2. Find a convenient time to schedule a visit with the principal and tour the school.
3. Discuss the procedures they have in place for handling students with life-threatening allergies.
4. Ask them to introduce you to the school nurse. If they don’t have a full-time nurse, do they have a health aide or someone trained in handling an allergic reaction?
5. Walk around the school and write down any concerns you may have, so you can later discuss them in the team meeting.
6. Schedule a team meeting with the principal, nurse, and all other staff members who will play a vital role in your child’s safety.
7. Find out how and when the staff members receive training on food allergy safety and on administering epinephrine. Ask the school if there are any resources you can help provide.

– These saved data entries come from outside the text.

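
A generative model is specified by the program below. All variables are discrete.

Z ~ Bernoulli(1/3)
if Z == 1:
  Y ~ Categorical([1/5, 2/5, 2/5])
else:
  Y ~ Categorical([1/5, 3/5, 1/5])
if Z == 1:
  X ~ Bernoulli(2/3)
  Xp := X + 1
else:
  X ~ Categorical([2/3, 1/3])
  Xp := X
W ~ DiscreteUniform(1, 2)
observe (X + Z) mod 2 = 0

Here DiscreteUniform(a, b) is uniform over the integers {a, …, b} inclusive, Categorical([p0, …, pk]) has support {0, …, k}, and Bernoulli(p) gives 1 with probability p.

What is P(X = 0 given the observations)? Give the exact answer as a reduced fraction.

P(X = 0 | obs) = 2/3

Enumerate traces; 12 have nonzero weight after conditioning:
  (Z=0, Y=0, X=0, W=1) weight 2/45
  (Z=0, Y=0, X=0, W=2) weight 2/45
  (Z=0, Y=1, X=0, W=1) weight 2/15
  (Z=0, Y=1, X=0, W=2) weight 2/15
  (Z=0, Y=2, X=0, W=1) weight 2/45
  (Z=0, Y=2, X=0, W=2) weight 2/45
  (Z=1, Y=0, X=1, W=1) weight 1/45
  (Z=1, Y=0, X=1, W=2) weight 1/45
  … 4 more
Group by X:
  weight(X=0) = 4/9
  weight(X=1) = 2/9
Total weight = 4/9 + 2/9 = 2/3
P(X=0 | obs) = 4/9 / 2/3 = 2/3
P(X=1 | obs) = 2/9 / 2/3 = 1/3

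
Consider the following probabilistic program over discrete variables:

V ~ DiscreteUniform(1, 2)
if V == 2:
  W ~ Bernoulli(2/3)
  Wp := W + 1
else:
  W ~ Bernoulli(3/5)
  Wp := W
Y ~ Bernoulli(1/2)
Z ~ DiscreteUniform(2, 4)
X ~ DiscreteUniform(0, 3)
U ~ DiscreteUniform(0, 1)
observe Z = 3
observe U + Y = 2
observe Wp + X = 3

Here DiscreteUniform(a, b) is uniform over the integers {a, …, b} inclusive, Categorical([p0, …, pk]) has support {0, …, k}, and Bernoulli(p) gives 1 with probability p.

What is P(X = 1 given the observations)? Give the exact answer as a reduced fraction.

P(X = 1 | obs) = 1/3

Enumerate traces; 4 have nonzero weight after conditioning:
  (V=1, W=0, Y=1, Z=3, X=3, U=1) weight 1/240
  (V=1, W=1, Y=1, Z=3, X=2, U=1) weight 1/160
  (V=2, W=0, Y=1, Z=3, X=2, U=1) weight 1/288
  (V=2, W=1, Y=1, Z=3, X=1, U=1) weight 1/144
Group by X:
  weight(X=1) = 1/144
  weight(X=2) = 7/720
  weight(X=3) = 1/240
Total weight = 1/144 + 7/720 + 1/240 = 1/48
P(X=1 | obs) = 1/144 / 1/48 = 1/3
P(X=2 | obs) = 7/720 / 1/48 = 7/15
P(X=3 | obs) = 1/240 / 1/48 = 1/5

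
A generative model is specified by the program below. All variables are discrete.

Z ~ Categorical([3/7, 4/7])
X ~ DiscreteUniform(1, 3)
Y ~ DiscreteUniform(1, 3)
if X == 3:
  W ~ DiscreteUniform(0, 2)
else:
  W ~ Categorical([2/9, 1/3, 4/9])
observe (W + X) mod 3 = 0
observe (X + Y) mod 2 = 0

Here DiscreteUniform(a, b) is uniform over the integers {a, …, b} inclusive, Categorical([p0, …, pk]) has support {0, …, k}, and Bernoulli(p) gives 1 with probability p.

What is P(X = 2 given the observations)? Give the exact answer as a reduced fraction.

P(X = 2 | obs) = 3/17

Enumerate traces; 10 have nonzero weight after conditioning:
  (Z=0, X=1, Y=1, W=2) weight 4/189
  (Z=0, X=1, Y=3, W=2) weight 4/189
  (Z=0, X=2, Y=2, W=1) weight 1/63
  (Z=0, X=3, Y=1, W=0) weight 1/63
  (Z=0, X=3, Y=3, W=0) weight 1/63
  (Z=1, X=1, Y=1, W=2) weight 16/567
  (Z=1, X=1, Y=3, W=2) weight 16/567
  (Z=1, X=2, Y=2, W=1) weight 4/189
  … 2 more
Group by X:
  weight(X=1) = 8/81
  weight(X=2) = 1/27
  weight(X=3) = 2/27
Total weight = 8/81 + 1/27 + 2/27 = 17/81
P(X=1 | obs) = 8/81 / 17/81 = 8/17
P(X=2 | obs) = 1/27 / 17/81 = 3/17
P(X=3 | obs) = 2/27 / 17/81 = 6/17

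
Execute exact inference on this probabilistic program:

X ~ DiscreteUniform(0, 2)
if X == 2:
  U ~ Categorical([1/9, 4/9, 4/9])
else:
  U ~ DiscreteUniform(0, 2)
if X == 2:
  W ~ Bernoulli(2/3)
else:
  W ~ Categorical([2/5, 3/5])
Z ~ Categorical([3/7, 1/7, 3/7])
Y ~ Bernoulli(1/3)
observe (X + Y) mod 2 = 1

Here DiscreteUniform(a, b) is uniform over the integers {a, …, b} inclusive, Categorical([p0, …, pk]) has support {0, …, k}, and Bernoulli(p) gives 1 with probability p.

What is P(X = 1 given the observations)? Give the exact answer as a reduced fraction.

P(X = 1 | obs) = 1/2

Enumerate traces; 54 have nonzero weight after conditioning:
  (X=0, U=0, W=0, Z=0, Y=1) weight 2/315
  (X=0, U=0, W=0, Z=1, Y=1) weight 2/945
  (X=0, U=0, W=0, Z=2, Y=1) weight 2/315
  (X=0, U=0, W=1, Z=0, Y=1) weight 1/105
  (X=0, U=0, W=1, Z=1, Y=1) weight 1/315
  (X=0, U=0, W=1, Z=2, Y=1) weight 1/105
  (X=0, U=1, W=0, Z=0, Y=1) weight 2/315
  (X=0, U=1, W=0, Z=1, Y=1) weight 2/945
  (X=1, U=0, W=0, Z=0, Y=0) weight 4/315
  (X=2, U=0, W=0, Z=0, Y=1) weight 1/567
  … 44 more
Group by X:
  weight(X=0) = 1/9
  weight(X=1) = 2/9
  weight(X=2) = 1/9
Total weight = 1/9 + 2/9 + 1/9 = 4/9
P(X=0 | obs) = 1/9 / 4/9 = 1/4
P(X=1 | obs) = 2/9 / 4/9 = 1/2
P(X=2 | obs) = 1/9 / 4/9 = 1/4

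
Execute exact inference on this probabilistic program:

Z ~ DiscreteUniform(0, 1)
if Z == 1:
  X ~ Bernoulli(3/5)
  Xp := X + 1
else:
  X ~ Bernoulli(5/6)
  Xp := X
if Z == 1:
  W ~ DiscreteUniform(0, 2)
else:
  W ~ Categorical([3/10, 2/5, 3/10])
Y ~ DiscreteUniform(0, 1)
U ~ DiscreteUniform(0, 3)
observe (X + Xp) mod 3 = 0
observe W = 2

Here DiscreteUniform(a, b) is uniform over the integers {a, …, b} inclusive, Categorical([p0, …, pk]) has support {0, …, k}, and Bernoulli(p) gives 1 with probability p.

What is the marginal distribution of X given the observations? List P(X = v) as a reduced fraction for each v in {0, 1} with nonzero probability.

Enumerate traces; 16 have nonzero weight after conditioning:
  (Z=0, X=0, W=2, Y=0, U=0) weight 1/320
  (Z=0, X=0, W=2, Y=0, U=1) weight 1/320
  (Z=0, X=0, W=2, Y=0, U=2) weight 1/320
  (Z=0, X=0, W=2, Y=0, U=3) weight 1/320
  (Z=0, X=0, W=2, Y=1, U=0) weight 1/320
  (Z=0, X=0, W=2, Y=1, U=1) weight 1/320
  (Z=0, X=0, W=2, Y=1, U=2) weight 1/320
  (Z=0, X=0, W=2, Y=1, U=3) weight 1/320
  (Z=1, X=1, W=2, Y=0, U=0) weight 1/80
  … 7 more
Group by X:
  weight(X=0) = 1/40
  weight(X=1) = 1/10
Total weight = 1/40 + 1/10 = 1/8
P(X=0 | obs) = 1/40 / 1/8 = 1/5
P(X=1 | obs) = 1/10 / 1/8 = 4/5

P(X=0) = 1/5, P(X=1) = 4/5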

8. Find out what forms you’ll need for your child. Do they have a specific Food Allergy Action Plan form that they use or will you need to provide one?
9. Make an appointment with your child’s doctor/allergist. Make sure you also factor in a busy schedule for your doctor, especially the closer it gets to the end of summer.
10. Think about different questions you’ll want to ask the allergist and write down anything you’ll want to discuss, so you won’t forget.
11. At the appointment – don’t be afraid to bring up any questions you may have. Request documentation of the food allergy, prescriptions, and any other materials you may need to give the school. Fill out your child’s allergy action plan with the allergist.
12. Have the allergist clearly state the severity of the allergy, along with the precautions that need to be taken and the reasons why. This information is critical for the school to know.
13. In all appointments/meetings, make sure you take detailed notes. Keep everything stored in a binder or other organized method, so you’ll know things that were and weren’t discussed.
14. Make copies of all paperwork you supply to the school. Consider adding allergy alert stickers to help papers stand out.
15. If your child is older, consider having them attend the meeting with you. This will be an excellent opportunity for the staff to get to know your child, and will help teach advocacy skills to your child.